The background to the IG’s investigation is a tragic one. During the bloodiest phase of the Iraq war, native civilians, long accustomed to barreling through traffic in their compact cars, would unwittingly speed toward U.S. military checkpoints.
They looked a lot like suicide bombers. Startled Americans would yell, flash their Humvees’ headlights and even fire warning shots — often to no effect.
Iraqi roads are too chaotic, and many warnings simply too ambiguous. Faced with a last-second decision to open fire or risk a suicide blast, the Americans often opted to shoot the driver.
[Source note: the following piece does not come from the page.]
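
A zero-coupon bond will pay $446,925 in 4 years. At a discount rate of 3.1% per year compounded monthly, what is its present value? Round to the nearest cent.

Periodic rate = 3.1%/12 = 0.00258333; 48 periods.
P = 446,925/(1 + 0.031/12)^48 ≈ 446,925/1.13183488591 ≈ 394,867.6663.

$394,867.67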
There’s no telling how many Iraqis died this way. Compounding the tragedy is the possibility that it was all preventable.
As early as the spring of 2006, the Pentagon admits, an inexpensive bit of off-the-shelf technology could have given U.S. Marines at their checkpoints in western Iraq a better way of warning off approaching drivers. But the tech — a nonlethal laser gun that “dazzles” drivers and forces them off the road — ran afoul of the Marines’ weapon-developing bureaucracy.
The laser dazzlers were nine months late when they finally arrived in Iraq in late 2006. In the interim, as many as 50 innocent Iraqis were killed in checkpoint shootings, according to one Marine study.
“The lack of a nonlethal laser dazzler capability increased the risk of unwarranted escalation-of-force incidents and the difficulty of safeguarding civilians,” the Inspector General’s report (.pdf) notes.
“The decision to delay,” the report adds, “was unnecessary.”